The court added: "In so far as the statement formed part of a bargain with the unions, the commitment was solely on a collective basis."
EAT says burden shifts to employer
In Webster v Brunel University, the EAT has overturned the decision by a tribunal about when the burden of proof shifts to the employer.
In this case, Ms Webster, an Indian woman, was having a telephone conversation with another employee when she heard someone else in the background use the term "Paki". It was not clear whether the person was an employee or a visitor.
The tribunal said that because she failed to establish that the person was an employee the burden of proof did not shift to the employer. The EAT has now said that once she established that the person could have been an employee the burden shifted to the employer. The decision has been appealed.

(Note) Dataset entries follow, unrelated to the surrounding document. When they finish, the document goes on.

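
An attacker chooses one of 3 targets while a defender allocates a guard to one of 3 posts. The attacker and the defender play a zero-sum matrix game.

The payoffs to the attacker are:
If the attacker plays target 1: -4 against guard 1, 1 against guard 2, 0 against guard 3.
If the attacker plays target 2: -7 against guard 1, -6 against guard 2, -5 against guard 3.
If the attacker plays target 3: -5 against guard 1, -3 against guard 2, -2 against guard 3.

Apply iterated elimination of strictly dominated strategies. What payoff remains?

-4

Column guard 3 is strictly dominated by guard 1 for the defender (-4<0, -7<-5, -5<-2); eliminate guard 3.
Column guard 2 is strictly dominated by guard 1 for the defender (-4<1, -7<-6, -5<-3); eliminate guard 2.
Row target 3 is strictly dominated by row target 1 (-4>-5); eliminate target 3.
Row target 2 is strictly dominated by row target 1 (-4>-7); eliminate target 2.
Only (target 1, guard 1) remains, with payoff -4.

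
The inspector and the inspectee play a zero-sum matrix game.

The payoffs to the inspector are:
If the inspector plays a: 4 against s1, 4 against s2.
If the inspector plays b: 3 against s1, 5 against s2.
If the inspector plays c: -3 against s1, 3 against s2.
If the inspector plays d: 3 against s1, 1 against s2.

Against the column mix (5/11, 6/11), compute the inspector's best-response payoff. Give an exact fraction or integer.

a: (4)·(5/11) + (4)·(6/11) = 4.
b: (3)·(5/11) + (5)·(6/11) = 45/11.
c: (-3)·(5/11) + (3)·(6/11) = 3/11.
d: (3)·(5/11) + (1)·(6/11) = 21/11.
The best pure response is b with expected payoff 45/11.

45/11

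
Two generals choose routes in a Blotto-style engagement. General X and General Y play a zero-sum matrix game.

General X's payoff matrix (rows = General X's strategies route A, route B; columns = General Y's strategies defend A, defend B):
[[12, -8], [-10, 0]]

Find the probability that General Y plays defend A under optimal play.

Row minima are -8 and -10, so General X's maximin is -8; column maxima are 12 and 0, so General Y's minimax is 0. These differ, so the equilibrium is in mixed strategies.
Let General Y play defend A with probability q. General X is indifferent when 12q − 8(1−q) = −10q, giving q = 4/15.

4/15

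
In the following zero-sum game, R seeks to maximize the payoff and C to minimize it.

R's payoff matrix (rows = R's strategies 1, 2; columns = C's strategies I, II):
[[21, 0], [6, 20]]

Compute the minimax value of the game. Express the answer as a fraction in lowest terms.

Row minima are 0 and 6, so R's maximin is 6; column maxima are 21 and 20, so C's minimax is 20. These differ, so the equilibrium is in mixed strategies.
Let R play 1 with probability p. C is indifferent when 21p + 6(1−p) = 20(1−p), giving p = 2/5.
Let C play I with probability q. R is indifferent when 21q = 6q + 20(1−q), giving q = 4/7.
The value is 21·(4/7) + (0)·(3/7) = 12.

12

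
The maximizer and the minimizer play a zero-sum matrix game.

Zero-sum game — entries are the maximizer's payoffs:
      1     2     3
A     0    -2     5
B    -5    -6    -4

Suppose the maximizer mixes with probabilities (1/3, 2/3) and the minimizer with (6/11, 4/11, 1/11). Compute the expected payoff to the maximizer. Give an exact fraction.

-119/33

Against (6/11, 4/11, 1/11), each row's expected payoff is A: -3/11; B: -58/11.
Taking the (1/3, 2/3)-weighted average: (1/3)·(-3/11) + (2/3)·(-58/11) = -119/33.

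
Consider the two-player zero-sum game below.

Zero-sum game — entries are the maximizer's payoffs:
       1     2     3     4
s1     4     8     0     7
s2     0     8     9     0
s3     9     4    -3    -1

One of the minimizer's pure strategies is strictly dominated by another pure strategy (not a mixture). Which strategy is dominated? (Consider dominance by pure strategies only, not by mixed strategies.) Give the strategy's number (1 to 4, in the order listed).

2

The minimizer prefers columns that give the maximizer less. Compare 2 with 4: 7 < 8, 0 < 8, -1 < 4.
So 4 strictly dominates 2 for the minimizer; 2 is strictly dominated.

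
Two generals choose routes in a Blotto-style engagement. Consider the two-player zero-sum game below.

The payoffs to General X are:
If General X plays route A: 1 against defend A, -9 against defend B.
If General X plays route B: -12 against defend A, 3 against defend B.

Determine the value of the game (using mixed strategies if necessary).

-21/5

Row minima are -9 and -12, so General X's maximin is -9; column maxima are 1 and 3, so General Y's minimax is 1. These differ, so the equilibrium is in mixed strategies.
Let General X play route A with probability p. General Y is indifferent when p − 12(1−p) = −9p + 3(1−p), giving p = 3/5.
Let General Y play defend A with probability q. General X is indifferent when q − 9(1−q) = −12q + 3(1−q), giving q = 12/25.
The value is 1·(12/25) + (-9)·(13/25) = -21/5.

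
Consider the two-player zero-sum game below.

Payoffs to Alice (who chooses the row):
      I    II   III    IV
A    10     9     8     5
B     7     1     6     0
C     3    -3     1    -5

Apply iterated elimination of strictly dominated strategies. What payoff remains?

5

Column III is strictly dominated by IV for Bob (5<8, 0<6, -5<1); eliminate III.
Column I is strictly dominated by II for Bob (9<10, 1<7, -3<3); eliminate I.
Row B is strictly dominated by row A (9>1, 5>0); eliminate B.
Column II is strictly dominated by IV for Bob (5<9, -5<-3); eliminate II.
Row C is strictly dominated by row A (5>-5); eliminate C.
Only (A, IV) remains, with payoff 5.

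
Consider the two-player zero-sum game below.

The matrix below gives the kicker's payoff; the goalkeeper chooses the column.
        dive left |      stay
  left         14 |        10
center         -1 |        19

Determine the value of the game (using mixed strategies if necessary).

Row minima are 10 and -1, so the kicker's maximin is 10; column maxima are 14 and 19, so the goalkeeper's minimax is 14. These differ, so the equilibrium is in mixed strategies.
Let the kicker play left with probability p. The goalkeeper is indifferent when 14p − (1−p) = 10p + 19(1−p), giving p = 5/6.
Let the goalkeeper play dive left with probability q. The kicker is indifferent when 14q + 10(1−q) = −q + 19(1−q), giving q = 3/8.
The value is 14·(3/8) + (10)·(5/8) = 23/2.

23/2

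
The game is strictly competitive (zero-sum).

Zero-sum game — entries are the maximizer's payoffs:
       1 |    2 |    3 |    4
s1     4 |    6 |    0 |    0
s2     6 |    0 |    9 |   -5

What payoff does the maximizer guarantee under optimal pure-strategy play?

0

Row minima: 0, -5 → the maximizer's maximin is 0.
Column maxima: 6, 6, 9, 0 → the minimizer's minimax is 0.
They coincide at (s1, 4), so the value is 0.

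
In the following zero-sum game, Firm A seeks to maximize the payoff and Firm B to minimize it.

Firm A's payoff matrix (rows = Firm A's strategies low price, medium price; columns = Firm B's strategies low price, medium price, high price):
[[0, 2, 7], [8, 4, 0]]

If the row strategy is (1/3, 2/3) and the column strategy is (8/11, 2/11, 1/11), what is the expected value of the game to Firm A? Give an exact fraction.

Against (8/11, 2/11, 1/11), each row's expected payoff is low price: 1; medium price: 72/11.
Taking the (1/3, 2/3)-weighted average: (1/3)·(1) + (2/3)·(72/11) = 155/33.

155/33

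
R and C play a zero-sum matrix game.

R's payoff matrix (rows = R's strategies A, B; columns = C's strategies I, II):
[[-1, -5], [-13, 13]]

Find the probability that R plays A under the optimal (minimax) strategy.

Row minima are -5 and -13, so R's maximin is -5; column maxima are -1 and 13, so C's minimax is -1. These differ, so the equilibrium is in mixed strategies.
Let R play A with probability p. C is indifferent when −p − 13(1−p) = −5p + 13(1−p), giving p = 13/15.

13/15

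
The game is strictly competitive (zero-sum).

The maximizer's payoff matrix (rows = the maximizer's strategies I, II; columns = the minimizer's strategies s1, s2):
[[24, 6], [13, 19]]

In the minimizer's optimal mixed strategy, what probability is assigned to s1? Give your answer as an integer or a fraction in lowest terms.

Row minima are 6 and 13, so the maximizer's maximin is 13; column maxima are 24 and 19, so the minimizer's minimax is 19. These differ, so the equilibrium is in mixed strategies.
Let the minimizer play s1 with probability q. The maximizer is indifferent when 24q + 6(1−q) = 13q + 19(1−q), giving q = 13/24.

13/24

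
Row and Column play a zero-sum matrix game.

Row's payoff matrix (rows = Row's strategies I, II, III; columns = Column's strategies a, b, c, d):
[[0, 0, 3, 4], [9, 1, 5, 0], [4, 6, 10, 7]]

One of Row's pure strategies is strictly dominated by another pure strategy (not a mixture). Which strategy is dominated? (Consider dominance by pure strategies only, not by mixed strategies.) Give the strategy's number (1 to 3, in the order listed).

Compare I with III: 4 > 0, 6 > 0, 10 > 3, 7 > 4.
So III strictly dominates I for Row; I is strictly dominated.

1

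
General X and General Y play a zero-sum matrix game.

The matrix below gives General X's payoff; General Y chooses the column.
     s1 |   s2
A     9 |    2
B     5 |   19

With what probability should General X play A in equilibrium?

2/3

Row minima are 2 and 5, so General X's maximin is 5; column maxima are 9 and 19, so General Y's minimax is 9. These differ, so the equilibrium is in mixed strategies.
Let General X play A with probability p. General Y is indifferent when 9p + 5(1−p) = 2p + 19(1−p), giving p = 2/3.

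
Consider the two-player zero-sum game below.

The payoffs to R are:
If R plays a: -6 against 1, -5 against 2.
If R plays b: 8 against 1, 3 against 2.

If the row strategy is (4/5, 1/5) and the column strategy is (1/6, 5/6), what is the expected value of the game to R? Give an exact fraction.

Against (1/6, 5/6), each row's expected payoff is a: -31/6; b: 23/6.
Taking the (4/5, 1/5)-weighted average: (4/5)·(-31/6) + (1/5)·(23/6) = -101/30.

-101/30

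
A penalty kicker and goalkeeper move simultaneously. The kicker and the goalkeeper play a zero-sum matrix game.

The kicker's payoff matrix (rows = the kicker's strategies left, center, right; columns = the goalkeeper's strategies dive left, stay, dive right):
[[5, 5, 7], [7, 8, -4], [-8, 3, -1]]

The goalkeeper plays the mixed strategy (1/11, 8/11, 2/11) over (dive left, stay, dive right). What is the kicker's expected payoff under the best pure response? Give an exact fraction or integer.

63/11

left: (5)·(1/11) + (5)·(8/11) + (7)·(2/11) = 59/11.
center: (7)·(1/11) + (8)·(8/11) + (-4)·(2/11) = 63/11.
right: (-8)·(1/11) + (3)·(8/11) + (-1)·(2/11) = 14/11.
The best pure response is center with expected payoff 63/11.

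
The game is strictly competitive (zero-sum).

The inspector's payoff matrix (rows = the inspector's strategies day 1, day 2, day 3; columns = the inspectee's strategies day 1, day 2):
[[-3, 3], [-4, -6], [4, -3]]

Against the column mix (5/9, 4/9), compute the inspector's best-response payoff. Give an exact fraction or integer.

8/9

day 1: (-3)·(5/9) + (3)·(4/9) = -1/3.
day 2: (-4)·(5/9) + (-6)·(4/9) = -44/9.
day 3: (4)·(5/9) + (-3)·(4/9) = 8/9.
The best pure response is day 3 with expected payoff 8/9.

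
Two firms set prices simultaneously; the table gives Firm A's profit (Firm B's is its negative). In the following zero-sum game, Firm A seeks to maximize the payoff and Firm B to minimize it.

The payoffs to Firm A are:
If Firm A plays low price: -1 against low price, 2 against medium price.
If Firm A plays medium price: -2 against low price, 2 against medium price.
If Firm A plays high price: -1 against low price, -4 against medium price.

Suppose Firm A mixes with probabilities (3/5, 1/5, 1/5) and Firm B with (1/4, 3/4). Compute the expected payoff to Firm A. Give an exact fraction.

3/10

Against (1/4, 3/4), each row's expected payoff is low price: 5/4; medium price: 1; high price: -13/4.
Taking the (3/5, 1/5, 1/5)-weighted average: (3/5)·(5/4) + (1/5)·(1) + (1/5)·(-13/4) = 3/10.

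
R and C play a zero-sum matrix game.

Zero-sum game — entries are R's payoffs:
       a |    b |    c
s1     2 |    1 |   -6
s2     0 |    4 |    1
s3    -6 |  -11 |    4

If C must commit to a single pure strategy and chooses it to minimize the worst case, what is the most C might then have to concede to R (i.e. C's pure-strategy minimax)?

The worst case (largest entry) in each column is a: 2, b: 4, c: 4.
The best (smallest) of these is 2.

2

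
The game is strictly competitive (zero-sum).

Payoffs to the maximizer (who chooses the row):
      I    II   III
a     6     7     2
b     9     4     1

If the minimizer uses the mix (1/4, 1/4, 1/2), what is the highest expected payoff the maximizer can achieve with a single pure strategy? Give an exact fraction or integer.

17/4

a: (6)·(1/4) + (7)·(1/4) + (2)·(1/2) = 17/4.
b: (9)·(1/4) + (4)·(1/4) + (1)·(1/2) = 15/4.
The best pure response is a with expected payoff 17/4.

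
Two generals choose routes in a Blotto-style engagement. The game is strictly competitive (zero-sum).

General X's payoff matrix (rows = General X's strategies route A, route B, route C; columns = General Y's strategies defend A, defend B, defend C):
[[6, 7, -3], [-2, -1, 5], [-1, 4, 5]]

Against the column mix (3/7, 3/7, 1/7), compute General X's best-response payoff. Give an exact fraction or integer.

36/7

route A: (6)·(3/7) + (7)·(3/7) + (-3)·(1/7) = 36/7.
route B: (-2)·(3/7) + (-1)·(3/7) + (5)·(1/7) = -4/7.
route C: (-1)·(3/7) + (4)·(3/7) + (5)·(1/7) = 2.
The best pure response is route A with expected payoff 36/7.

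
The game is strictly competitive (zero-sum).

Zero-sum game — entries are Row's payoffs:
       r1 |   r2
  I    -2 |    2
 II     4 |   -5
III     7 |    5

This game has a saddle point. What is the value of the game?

Row minima: -2, -5, 5 → Row's maximin is 5.
Column maxima: 7, 5 → Column's minimax is 5.
They coincide at (III, r2), so the value is 5.

5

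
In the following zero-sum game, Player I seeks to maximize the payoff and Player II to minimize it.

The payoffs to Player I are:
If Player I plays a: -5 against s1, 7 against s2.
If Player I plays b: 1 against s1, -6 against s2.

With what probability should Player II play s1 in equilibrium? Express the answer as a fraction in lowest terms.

13/19

Row minima are -5 and -6, so Player I's maximin is -5; column maxima are 1 and 7, so Player II's minimax is 1. These differ, so the equilibrium is in mixed strategies.
Let Player II play s1 with probability q. Player I is indifferent when −5q + 7(1−q) = q − 6(1−q), giving q = 13/19.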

First sexual orientation ruling
Although he may not have welcomed the publicity, Rob Whitfield has become the first person to win a case under the Employment Equality (Sexual Orientation) Regulations introduced in December 2003.
In Whitfield v Cleanaway UK, he brought a claim against his employer on the basis that he had suffered a campaign of sustained abuse and homophobic insults. The taunts were made not just by co-workers but also by senior managers who, by their behaviour, indicated that they thought such discrimination was acceptable.
Mr Whitfield was awarded over £35,000 in compensation and his case has graphically highlighted the need for legislative protection for lesbian, gay and bi-sexual workers.